Savory Leek Spread with Thyme and Oregano
“I just can’t make another leek soup.”
Since being gone for a weekend trip had us missing the Monday vegetable pickup, my friend Prunelle was kind enough to grab our CSA vegetables for us. I met up with her the following evening to grab the bag. We stood on the street corner, the warm spring air and the newly gained extra hour of daylight an invitation to stay and talk awhile. And as most conversations do, ours went to food.
The green tips of the leeks peaked out of the bag. “Oh leeks, fun!” I exclaimed.
“No but Anna, seriously, I can’t make another leek soup,” Prunelle sighed, both of us looking at each other with that understanding “I know it’s ridiculous to complain about having too many vegetables, but still…” gaze.
Some recipes are born out of a spontaneous strike of inspiration.
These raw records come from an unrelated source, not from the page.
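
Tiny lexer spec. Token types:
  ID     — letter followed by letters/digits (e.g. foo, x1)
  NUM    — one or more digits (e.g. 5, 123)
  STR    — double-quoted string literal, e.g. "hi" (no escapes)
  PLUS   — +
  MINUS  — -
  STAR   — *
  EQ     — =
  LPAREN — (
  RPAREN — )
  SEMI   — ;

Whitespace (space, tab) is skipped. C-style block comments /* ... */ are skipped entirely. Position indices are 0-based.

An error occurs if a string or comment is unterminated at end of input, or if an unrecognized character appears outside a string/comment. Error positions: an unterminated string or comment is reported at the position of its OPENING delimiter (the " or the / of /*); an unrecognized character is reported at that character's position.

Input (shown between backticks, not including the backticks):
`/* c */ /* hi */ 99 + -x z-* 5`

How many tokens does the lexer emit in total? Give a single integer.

pos=0: enter COMMENT mode (saw '/*')
exit COMMENT mode (now at pos=7)
pos=8: enter COMMENT mode (saw '/*')
exit COMMENT mode (now at pos=16)
pos=17: emit NUM '99' (now at pos=19)
pos=20: emit PLUS '+'
pos=22: emit MINUS '-'
pos=23: emit ID 'x' (now at pos=24)
pos=25: emit ID 'z' (now at pos=26)
pos=26: emit MINUS '-'
pos=27: emit STAR '*'
pos=29: emit NUM '5' (now at pos=30)
DONE. 8 tokens: [NUM, PLUS, MINUS, ID, ID, MINUS, STAR, NUM]

Answer: 8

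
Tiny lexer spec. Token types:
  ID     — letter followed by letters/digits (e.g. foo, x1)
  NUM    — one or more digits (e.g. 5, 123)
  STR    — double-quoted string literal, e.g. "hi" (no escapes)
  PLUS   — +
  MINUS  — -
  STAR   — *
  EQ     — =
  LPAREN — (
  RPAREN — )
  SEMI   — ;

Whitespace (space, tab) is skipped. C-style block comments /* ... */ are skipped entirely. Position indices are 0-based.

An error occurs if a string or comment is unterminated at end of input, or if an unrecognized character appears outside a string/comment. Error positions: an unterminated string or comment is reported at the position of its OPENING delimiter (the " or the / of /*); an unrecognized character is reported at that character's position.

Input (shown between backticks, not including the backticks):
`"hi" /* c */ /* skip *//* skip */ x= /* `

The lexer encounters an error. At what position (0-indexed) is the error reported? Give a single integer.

pos=0: enter STRING mode
pos=0: emit STR "hi" (now at pos=4)
pos=5: enter COMMENT mode (saw '/*')
exit COMMENT mode (now at pos=12)
pos=13: enter COMMENT mode (saw '/*')
exit COMMENT mode (now at pos=23)
pos=23: enter COMMENT mode (saw '/*')
exit COMMENT mode (now at pos=33)
pos=34: emit ID 'x' (now at pos=35)
pos=35: emit EQ '='
pos=37: enter COMMENT mode (saw '/*')
pos=37: ERROR — unterminated comment (reached EOF)

Answer: 37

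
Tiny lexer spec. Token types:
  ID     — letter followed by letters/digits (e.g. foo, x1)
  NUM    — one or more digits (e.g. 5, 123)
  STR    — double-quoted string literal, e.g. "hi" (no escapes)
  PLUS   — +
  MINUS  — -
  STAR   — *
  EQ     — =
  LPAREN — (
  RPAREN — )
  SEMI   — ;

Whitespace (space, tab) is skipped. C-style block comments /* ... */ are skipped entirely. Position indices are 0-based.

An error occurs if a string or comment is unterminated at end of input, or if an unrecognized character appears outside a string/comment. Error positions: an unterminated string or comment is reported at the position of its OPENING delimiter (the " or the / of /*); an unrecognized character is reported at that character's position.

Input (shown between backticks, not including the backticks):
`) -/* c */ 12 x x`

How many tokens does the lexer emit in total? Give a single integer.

Answer: 5

Derivation:
pos=0: emit RPAREN ')'
pos=2: emit MINUS '-'
pos=3: enter COMMENT mode (saw '/*')
exit COMMENT mode (now at pos=10)
pos=11: emit NUM '12' (now at pos=13)
pos=14: emit ID 'x' (now at pos=15)
pos=16: emit ID 'x' (now at pos=17)
DONE. 5 tokens: [RPAREN, MINUS, NUM, ID, ID]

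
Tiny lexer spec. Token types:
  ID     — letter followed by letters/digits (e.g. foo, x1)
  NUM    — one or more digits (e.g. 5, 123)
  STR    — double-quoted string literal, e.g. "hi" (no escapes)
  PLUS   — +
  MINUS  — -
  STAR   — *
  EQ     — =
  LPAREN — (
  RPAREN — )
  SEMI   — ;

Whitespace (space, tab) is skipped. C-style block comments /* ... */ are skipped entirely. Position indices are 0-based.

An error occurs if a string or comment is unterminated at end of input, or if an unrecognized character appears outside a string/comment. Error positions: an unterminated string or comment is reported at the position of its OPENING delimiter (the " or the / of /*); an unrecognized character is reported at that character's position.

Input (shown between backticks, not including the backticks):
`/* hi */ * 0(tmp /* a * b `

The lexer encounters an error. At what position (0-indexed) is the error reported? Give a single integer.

Answer: 17

Derivation:
pos=0: enter COMMENT mode (saw '/*')
exit COMMENT mode (now at pos=8)
pos=9: emit STAR '*'
pos=11: emit NUM '0' (now at pos=12)
pos=12: emit LPAREN '('
pos=13: emit ID 'tmp' (now at pos=16)
pos=17: enter COMMENT mode (saw '/*')
pos=17: ERROR — unterminated comment (reached EOF)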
Most of mine are born out of necessity, always related to the weekly question of: what do I do with the [insert name of seasonal CSA vegetable here]?
It’s not because you don’t know how to eat those vegetables. There are the base recipes you will always turn to – grated carrots (which you can use in cookies) or roasted potatoes for example – but sometimes you get flat out bored. And Prunelle was having her moment against leek soup. I was very understanding. When you’re bored, you’re bored.
“Why don’t you sauté them and put them in the freezer to use later?” I asked.
“We don’t have a freezer, remember?” responded Prunelle.
Ah yes, the problem of the Parisian kitchen: space.
Tell an American that you don’t have a freezer and they’ll probably wonder if there’s something wrong with you or that you’re making some weird environmental statement about energy use. Tell a Parisian that you don’t have a freezer and they’ll simply nod. Small refrigerators usually just mean enough room for a small ice box that lets you store a tiny amount of ice cream and a tray of ice cubes.
The small refrigerator (and in turn freezer space – or lack there of as the case may be) encourages you to shop in small quantities and regular, which in turn forces you to eat fresh. That’s a good thing. But you can’t pop a dish in the freezer for later, which sometimes is a nice option for storing vegetables.
We proceeded to go through an assortment of leek ideas, our two minute vegetable pick up conversation turning into a 15 minute one. As the week went on I kept thinking about those leeks. My mother often makes an onion jam that’s as good spread on bread with goat cheese as it is thrown in a salad. I would use the leeks and make something similar. Perfect.
So I started with the recipe for The Last Ingredient’s Red Onion Jam recipe as a base and then went rogue.
While a higher sugar content would help make this more of a jam, and help preserve it longer, I think the leeks are sweet enough by themselves, so I got rid of most of the sweetener. Instead there’s just a little brown sugar, and this is more like a confit than a jam. The thyme and oregano? Because the thyme grows on the balcony, and I had found fresh oregano at the Saturday market.
What do you do with this spread? Put it in a sandwich, spread it on pizza dough as a base instead of sauce, serve it with fresh bread and a little roquefort. Whatever your heart desires. And if you happen to have a small refrigerator, you will be happy to know that those four to five leeks now only take up the size of a jam jar.
Leek Spread with Thyme and Oregano
Makes: Happens to fit perfectly in an upcycled 13 ounce (370 grams) Bon Maman jam jar. Use whatever you have on hand.
4 to 5 medium sized leeks, chopped (about 12 ounces/340 grams – approx. 4 cups when chopped)
3 tablespoons olive oil
1/4 cup (60 milliliters) white wine
1/4 cup (60 milliliters) apple cider vinegar
1/4 cup (60 milliliters) water
1 tablespoon brown sugar
A few sprigs of fresh thyme
A few sprigs of oregano
1/4 teaspoon sea salt
Dash of pepper
In a saucepan, sauté the leeks with the olive oil for about 15 to 20 minutes – until the leeks have softened and started to reduce in size.
Add the rest of the ingredients, then cover and reduce to low heat. Let cook for about 45 minutes, occasionally peeking in and stirring just to make sure it’s not sticking to the bottom.
Remove the sprigs of oregano and thyme, then in a food processor, or using an immersion blender, blend the leeks until you get your desired consistency. I like it when there are still some leek chunks left. In fact, you don’t have to go through this stage if you don’t want to – it just depends on if you want a smoother spread or not.
Store in the refrigerator in an airtight glass jar.